A shock of blue sky exploded before her as Graen snatched the spyglass away, tit for tat. She immediately made a swipe for it, but he quickly outmaneuvered her.
“Damn ye to hell, Grae!” she yelled at him, “Ye’d be one mean bitch’s forsaken son, ye know that, yea?”
Graen leveled the instrument and efficiently extended it into focus. She made no further attempt to rescue it. Truth be told, he had eyes like an eagle. Much as she was loath to face it, every Watcher she knew was practically blind next to him.
“Ye see it now, don’t ye?” she said, wrapping her arms around herself. Despite the full sun rising steadily to the east, the air had suddenly fallen chill.
Graen didn’t respond.
“Damn ye, Grae! Are ye seeing it or no?
“Aye, ye’d be right, love. Them’s birds all right. And bloody big birds at that.”
“Ah! A word spoken short of denying truth. Ye never listen to me. Ye act like a bloody—”
“Lords of mine!”
“What?”
“Ah, me gods!”
“What?”
“Oh, Lords of Pentyrfal, help us!”
“What? Talk to us, damn ye!”
“They ain’t nothing like birds, love.”
His tone scared her; she was afraid to look at the dark smear again.
“For love’s pity.” His voice was more breath than sound. “Look! Oh me gods, look at that!”
She barely pulled her eyes away from him, so firmly had his trepidation found its hold on her. She could’ve handled anything else in that moment, anything except that one thing, his fear.

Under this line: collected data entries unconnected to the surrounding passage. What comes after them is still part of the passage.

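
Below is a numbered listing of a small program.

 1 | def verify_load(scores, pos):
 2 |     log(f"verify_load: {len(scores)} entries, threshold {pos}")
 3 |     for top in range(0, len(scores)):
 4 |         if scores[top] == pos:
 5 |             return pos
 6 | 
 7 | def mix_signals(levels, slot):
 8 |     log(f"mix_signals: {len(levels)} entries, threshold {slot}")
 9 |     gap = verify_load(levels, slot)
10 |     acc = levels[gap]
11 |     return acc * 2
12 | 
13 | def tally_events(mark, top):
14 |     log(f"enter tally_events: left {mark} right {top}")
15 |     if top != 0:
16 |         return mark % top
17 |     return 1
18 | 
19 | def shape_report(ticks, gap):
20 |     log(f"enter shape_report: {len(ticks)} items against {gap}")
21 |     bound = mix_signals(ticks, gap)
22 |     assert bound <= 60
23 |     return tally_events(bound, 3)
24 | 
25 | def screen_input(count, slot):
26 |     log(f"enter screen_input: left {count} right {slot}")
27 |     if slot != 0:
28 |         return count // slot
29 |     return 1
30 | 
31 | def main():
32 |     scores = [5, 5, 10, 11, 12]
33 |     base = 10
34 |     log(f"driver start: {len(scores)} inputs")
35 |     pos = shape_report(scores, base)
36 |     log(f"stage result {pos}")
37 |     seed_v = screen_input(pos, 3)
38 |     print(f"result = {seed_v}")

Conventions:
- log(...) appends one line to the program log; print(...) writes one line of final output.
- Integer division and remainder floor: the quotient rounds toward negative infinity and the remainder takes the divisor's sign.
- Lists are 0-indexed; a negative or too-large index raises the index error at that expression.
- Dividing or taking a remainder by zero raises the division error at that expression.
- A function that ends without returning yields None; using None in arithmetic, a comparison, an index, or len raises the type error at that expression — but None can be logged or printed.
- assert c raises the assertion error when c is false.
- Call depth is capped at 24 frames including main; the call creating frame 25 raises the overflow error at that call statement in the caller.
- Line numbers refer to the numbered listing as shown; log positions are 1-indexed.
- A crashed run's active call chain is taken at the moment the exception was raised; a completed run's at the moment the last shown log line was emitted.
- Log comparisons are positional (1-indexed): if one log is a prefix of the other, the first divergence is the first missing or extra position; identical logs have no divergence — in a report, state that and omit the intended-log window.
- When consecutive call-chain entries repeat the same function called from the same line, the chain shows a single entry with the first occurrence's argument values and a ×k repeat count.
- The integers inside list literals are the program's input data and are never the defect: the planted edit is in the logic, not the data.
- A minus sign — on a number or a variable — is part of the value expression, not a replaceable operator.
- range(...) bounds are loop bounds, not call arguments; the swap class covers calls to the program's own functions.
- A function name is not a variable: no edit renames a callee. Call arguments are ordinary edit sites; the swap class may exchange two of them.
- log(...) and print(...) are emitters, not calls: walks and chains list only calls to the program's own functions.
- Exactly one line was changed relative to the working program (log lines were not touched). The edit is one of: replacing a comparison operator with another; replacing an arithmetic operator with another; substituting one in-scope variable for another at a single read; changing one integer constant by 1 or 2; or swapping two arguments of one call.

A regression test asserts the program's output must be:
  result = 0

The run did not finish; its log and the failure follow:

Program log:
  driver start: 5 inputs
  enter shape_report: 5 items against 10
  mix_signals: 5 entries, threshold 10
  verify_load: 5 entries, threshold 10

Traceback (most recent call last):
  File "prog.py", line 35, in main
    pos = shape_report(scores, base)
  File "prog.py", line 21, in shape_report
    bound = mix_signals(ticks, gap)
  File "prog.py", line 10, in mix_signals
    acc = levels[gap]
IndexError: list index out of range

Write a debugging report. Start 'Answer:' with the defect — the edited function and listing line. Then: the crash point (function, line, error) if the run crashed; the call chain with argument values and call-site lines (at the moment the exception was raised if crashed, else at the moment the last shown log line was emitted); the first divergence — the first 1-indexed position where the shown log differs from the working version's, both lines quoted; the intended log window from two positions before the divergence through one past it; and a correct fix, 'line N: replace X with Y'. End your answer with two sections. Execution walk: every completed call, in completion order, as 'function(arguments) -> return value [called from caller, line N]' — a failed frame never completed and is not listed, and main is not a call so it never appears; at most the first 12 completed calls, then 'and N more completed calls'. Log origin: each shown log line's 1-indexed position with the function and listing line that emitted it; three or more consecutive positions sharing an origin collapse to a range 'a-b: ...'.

Answer: the defect is in verify_load at line 5.
Core observation: After 4 matching log lines the faulty run goes silent, while the working version continues with 'enter tally_events: left 20 right 3'.
Crash: mix_signals, line 10, IndexError.
Call chain: main -> shape_report([5, 5, 10, 11, 12], 10) (called at line 35) -> mix_signals([5, 5, 10, 11, 12], 10) (called at line 21).
First divergence: position 5 — after 4 matching lines the faulty run goes silent; intended next line 'enter tally_events: left 20 right 3'.
Intended log window:
  3: mix_signals: 5 entries, threshold 10
  4: verify_load: 5 entries, threshold 10
  5: enter tally_events: left 20 right 3
  6: stage result 2
Execution walk:
  verify_load([5, 5, 10, 11, 12], 10) -> 10  [called from mix_signals, line 9]
Origin of each log line:
  1: logged in main at line 34
  2: logged in shape_report at line 20
  3: logged in mix_signals at line 8
  4: logged in verify_load at line 2
A correct fix: line 5: replace `pos` with `top`.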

“By all the love in heaven, I don’t believe it! Look at that!”
Friss’s eyes sliced across the grass, feeling their way cautiously up the next hill, then higher on toward the horizon. For a moment, she couldn’t breathe, couldn’t move, couldn’t do anything more than gape in terror.

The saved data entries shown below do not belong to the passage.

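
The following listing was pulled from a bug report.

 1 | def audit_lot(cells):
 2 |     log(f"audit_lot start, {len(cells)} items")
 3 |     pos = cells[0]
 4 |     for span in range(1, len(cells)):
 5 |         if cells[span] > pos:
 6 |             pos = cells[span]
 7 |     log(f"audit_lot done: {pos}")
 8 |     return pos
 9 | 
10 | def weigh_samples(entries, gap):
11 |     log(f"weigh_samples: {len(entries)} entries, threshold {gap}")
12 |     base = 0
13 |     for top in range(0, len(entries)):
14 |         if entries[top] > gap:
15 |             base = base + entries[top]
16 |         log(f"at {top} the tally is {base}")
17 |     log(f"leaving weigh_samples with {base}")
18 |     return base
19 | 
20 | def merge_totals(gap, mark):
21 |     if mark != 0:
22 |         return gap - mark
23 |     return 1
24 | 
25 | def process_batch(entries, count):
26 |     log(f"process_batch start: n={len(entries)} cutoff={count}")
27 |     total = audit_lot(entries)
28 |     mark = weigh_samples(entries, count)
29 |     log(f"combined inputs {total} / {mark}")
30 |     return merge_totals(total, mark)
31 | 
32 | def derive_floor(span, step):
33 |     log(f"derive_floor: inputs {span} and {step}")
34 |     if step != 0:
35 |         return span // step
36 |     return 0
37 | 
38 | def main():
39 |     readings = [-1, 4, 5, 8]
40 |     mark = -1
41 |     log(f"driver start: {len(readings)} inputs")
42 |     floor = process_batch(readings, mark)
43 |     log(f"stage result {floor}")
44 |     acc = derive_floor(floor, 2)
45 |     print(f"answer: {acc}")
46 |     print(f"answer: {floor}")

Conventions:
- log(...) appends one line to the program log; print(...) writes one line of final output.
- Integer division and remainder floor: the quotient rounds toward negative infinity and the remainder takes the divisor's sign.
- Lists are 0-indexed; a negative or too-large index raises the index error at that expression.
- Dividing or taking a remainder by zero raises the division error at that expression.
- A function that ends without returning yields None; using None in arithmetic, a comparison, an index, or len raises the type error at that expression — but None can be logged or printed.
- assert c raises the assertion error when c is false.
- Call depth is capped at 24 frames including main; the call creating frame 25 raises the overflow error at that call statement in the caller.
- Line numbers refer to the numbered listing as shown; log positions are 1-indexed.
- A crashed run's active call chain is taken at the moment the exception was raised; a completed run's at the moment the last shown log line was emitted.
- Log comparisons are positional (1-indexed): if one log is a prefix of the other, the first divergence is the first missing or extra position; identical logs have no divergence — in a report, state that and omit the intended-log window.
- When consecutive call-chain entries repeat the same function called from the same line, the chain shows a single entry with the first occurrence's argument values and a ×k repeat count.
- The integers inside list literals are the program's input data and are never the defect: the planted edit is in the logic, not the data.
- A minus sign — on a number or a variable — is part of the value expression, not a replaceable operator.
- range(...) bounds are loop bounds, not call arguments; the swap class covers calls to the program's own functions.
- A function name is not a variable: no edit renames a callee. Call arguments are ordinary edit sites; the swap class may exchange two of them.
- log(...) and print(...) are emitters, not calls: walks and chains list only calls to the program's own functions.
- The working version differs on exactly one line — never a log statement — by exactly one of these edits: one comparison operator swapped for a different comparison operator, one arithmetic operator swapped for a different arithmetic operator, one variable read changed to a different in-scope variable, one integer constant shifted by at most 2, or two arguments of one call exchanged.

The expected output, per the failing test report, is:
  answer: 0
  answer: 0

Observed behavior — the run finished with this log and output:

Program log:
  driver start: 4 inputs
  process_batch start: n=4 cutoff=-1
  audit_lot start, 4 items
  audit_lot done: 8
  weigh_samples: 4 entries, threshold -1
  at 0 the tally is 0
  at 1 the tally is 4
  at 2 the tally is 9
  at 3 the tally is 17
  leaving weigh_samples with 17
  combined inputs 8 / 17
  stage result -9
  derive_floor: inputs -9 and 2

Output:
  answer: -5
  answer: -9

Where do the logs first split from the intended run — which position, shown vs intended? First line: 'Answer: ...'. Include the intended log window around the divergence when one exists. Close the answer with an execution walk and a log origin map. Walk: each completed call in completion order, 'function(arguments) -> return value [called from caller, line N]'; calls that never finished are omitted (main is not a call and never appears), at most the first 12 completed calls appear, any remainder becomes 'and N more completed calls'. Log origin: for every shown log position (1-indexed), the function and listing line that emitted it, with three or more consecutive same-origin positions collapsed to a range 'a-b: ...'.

Answer: at position 12 the run shows 'stage result -9' where the working version logs 'stage result 0'.
Intended log window:
  10: leaving weigh_samples with 17
  11: combined inputs 8 / 17
  12: stage result 0
  13: derive_floor: inputs 0 and 2
Execution walk:
  audit_lot([-1, 4, 5, 8]) -> 8  [called from process_batch, line 27]
  weigh_samples([-1, 4, 5, 8], -1) -> 17  [called from process_batch, line 28]
  merge_totals(8, 17) -> -9  [called from process_batch, line 30]
  process_batch([-1, 4, 5, 8], -1) -> -9  [called from main, line 42]
  derive_floor(-9, 2) -> -5  [called from main, line 44]
Origin of each log line:
  1: logged in main at line 41
  2: logged in process_batch at line 26
  3: logged in audit_lot at line 2
  4: logged in audit_lot at line 7
  5: logged in weigh_samples at line 11
  6-9: logged in weigh_samples at line 16
  10: logged in weigh_samples at line 17
  11: logged in process_batch at line 29
  12: logged in main at line 43
  13: logged in derive_floor at line 33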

The tentacles of plummeting creatures now stretched all the way down to Graewind itself. They moved like spirals of distant tornadoes, black twisters, dozens of them, sp
inning manically about each other in an unholy dance. As the swaying columns thickened, the cloud itself grew smaller and less distinct, as if its substance drained out of it.
“Alive!” Graen cried, “Me gods, that thing be alive! And… oh no!”
“What?”
“It… it changed direction. Calina’s love, it’d be coming toward us!”

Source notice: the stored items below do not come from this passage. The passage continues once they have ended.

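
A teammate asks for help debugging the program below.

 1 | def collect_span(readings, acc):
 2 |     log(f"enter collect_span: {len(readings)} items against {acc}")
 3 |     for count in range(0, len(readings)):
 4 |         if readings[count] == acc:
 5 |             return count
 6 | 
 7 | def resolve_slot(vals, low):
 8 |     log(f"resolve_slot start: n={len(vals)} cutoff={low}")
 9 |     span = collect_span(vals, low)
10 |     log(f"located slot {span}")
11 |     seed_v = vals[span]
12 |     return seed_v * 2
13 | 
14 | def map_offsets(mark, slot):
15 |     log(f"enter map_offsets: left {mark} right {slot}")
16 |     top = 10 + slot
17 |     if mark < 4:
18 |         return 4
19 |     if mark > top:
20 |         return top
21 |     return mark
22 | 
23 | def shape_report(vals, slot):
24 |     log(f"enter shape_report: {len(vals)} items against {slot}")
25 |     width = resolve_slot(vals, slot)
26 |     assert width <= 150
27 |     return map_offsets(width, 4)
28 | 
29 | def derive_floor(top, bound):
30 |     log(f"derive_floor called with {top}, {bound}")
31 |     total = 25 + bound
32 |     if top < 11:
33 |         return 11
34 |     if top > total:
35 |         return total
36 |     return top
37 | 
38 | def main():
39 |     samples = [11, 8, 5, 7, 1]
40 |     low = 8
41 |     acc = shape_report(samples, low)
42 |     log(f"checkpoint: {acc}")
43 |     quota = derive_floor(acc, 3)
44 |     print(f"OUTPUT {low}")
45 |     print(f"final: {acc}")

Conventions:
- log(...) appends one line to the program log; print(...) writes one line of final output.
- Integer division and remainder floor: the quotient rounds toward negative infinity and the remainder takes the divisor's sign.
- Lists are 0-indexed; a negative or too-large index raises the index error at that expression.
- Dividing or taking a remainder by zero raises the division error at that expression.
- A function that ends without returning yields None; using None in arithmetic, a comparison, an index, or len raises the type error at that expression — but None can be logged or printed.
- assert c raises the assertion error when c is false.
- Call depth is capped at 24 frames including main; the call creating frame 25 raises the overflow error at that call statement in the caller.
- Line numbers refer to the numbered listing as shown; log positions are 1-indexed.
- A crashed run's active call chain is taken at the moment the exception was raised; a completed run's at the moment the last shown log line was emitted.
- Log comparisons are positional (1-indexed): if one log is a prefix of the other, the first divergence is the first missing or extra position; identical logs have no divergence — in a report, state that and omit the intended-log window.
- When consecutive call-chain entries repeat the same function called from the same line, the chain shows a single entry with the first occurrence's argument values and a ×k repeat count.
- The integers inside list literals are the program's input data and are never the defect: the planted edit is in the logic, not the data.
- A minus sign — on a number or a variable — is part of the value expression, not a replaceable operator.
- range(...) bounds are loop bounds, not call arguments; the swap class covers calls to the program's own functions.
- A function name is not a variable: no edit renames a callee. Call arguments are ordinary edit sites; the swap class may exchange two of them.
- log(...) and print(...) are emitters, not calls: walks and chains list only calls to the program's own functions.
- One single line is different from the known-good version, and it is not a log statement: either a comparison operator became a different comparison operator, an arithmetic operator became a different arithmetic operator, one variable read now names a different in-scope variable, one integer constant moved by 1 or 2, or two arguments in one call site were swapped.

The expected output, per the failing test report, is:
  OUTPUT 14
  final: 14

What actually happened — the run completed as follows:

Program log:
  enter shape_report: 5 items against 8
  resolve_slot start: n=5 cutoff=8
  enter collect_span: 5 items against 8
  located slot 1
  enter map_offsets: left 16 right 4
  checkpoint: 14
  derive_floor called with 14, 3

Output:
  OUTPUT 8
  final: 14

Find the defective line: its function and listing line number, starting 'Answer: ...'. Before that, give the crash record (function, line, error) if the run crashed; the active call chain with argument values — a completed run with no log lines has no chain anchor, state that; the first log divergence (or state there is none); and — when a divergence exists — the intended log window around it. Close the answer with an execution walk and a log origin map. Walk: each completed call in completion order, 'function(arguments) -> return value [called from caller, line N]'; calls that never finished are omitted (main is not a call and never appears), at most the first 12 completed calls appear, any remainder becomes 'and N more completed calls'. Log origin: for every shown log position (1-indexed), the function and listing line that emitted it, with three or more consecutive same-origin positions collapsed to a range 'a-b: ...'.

Answer: the defect is in main at line 44.
Key fact: The two runs log identically and part ways only at the printed values.
Call chain: main -> derive_floor(14, 3) (called at line 43).
First divergence: none (the log streams are identical).
Execution walk:
  collect_span([11, 8, 5, 7, 1], 8) -> 1  [called from resolve_slot, line 9]
  resolve_slot([11, 8, 5, 7, 1], 8) -> 16  [called from shape_report, line 25]
  map_offsets(16, 4) -> 14  [called from shape_report, line 27]
  shape_report([11, 8, 5, 7, 1], 8) -> 14  [called from main, line 41]
  derive_floor(14, 3) -> 14  [called from main, line 43]
Log line origins:
  1 — shape_report, line 24
  2 — resolve_slot, line 8
  3 — collect_span, line 2
  4 — resolve_slot, line 10
  5 — map_offsets, line 15
  6 — main, line 42
  7 — derive_floor, line 30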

Friss backed away. Her breath fell out of her. One of the cloud’s black tentacles had broken off from the rest and was twisting skyward again, spiking directly toward them like a god-thrown spear. She felt her strength drain away as surely as if a door had opened in her guts.
“Get ye horse!” Graen said quickly, “Get it, Friss! Get it now!”
His voice startled her from her shock. In that instant, her natural instincts took hold. She grabbed Graen by his sleeve and pulled him roughly around to her. “No! We can’t! We’ll never outrun it.”
“But Friss—”
“Nay! Coming on too bloody fast, ain’t it? Get ye down in grass! Get down! Now!”
She didn’t wait to see if her brother complied. She ran at his horse grazing a few yards back and slapped it across the rump as hard as she could. “Git!” she screamed at it, “Git! Git!”
The horse danced forward in surprise, but stopped again and looked back at her. She rushed it again and slapped it harder, yelling “Hee ya! Git on, now!”
This time the horse bolted. It tore off across the grass, throwing clods of dirt up in its wake. The terror of its sudden flight was enough for her own horse to bark a worried whinny and gallop off in pursuit of the other.
“Friss, what in bloody hell are ye doing?”
“Get down!”
She tackled him before he could comply. They rolled into a pile beneath the deep grass.
He struggled against her, but she fought him down into the dirt. “No,” she said, pinning him on his stomach, “Stay down! We can’t outrun them! We must hide. Hide here, under bloody grass.”
“All right,” Graen said, grinning over his shoulder at her, “Not that it matters much now. Ye scared me sorry horse clear to next province.”
“Stay down,” she said again, more to reassure herself than to convince him, “I’ll take a quick look.”